I've been looking for an implementation of k-means clustering in Python, and haven't really found anything I could use... I believe there is one in SciPy, but I'd rather keep the required number of packages as low as possible (already using Numeric/numarray), and Orange seems a bit hard to install in UNIX... So, I've fiddled with using Numeric/numarray for the purpose. Has anyone else done something like this (or some other clustering algorithm for that matter)?
The approach I've been using (but am not completely finished with) is to use a two-dimensional multiarray for the data (i.e. a "set" of vectors) and a one-dimensional array with a cluster assignment for each vector. E.g.
array([1, 2, 3, 4, 5])
array([1, 2, 4, 5, 4])
Here reps is the representative of the cluster.
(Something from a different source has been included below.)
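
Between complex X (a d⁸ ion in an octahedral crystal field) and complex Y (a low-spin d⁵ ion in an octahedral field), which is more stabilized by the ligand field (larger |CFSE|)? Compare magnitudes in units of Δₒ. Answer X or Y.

Y

X: t2g^6 e_g^2, CFSE = -1.2Δₒ.
Y: t2g^5 e_g^0, CFSE = -2.0Δₒ.
So Y has the larger |CFSE|.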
Using argmin it should be relatively easy to assign each vector to the cluster with the closest representative (using sum((x-y)**2) as the distance measure), but how do I calculate the new representatives effectively? (The representative of a cluster, e.g., 10, should be the average of all vectors currently assigned to that cluster.) I could always use a loop and then compress() the data based on cluster number, but I'm looking for a way of calculating all the averages "simultaneously", to avoid using a Python loop... I'm sure there's a simple solution -- I just haven't been able to think of it yet. Any ideas?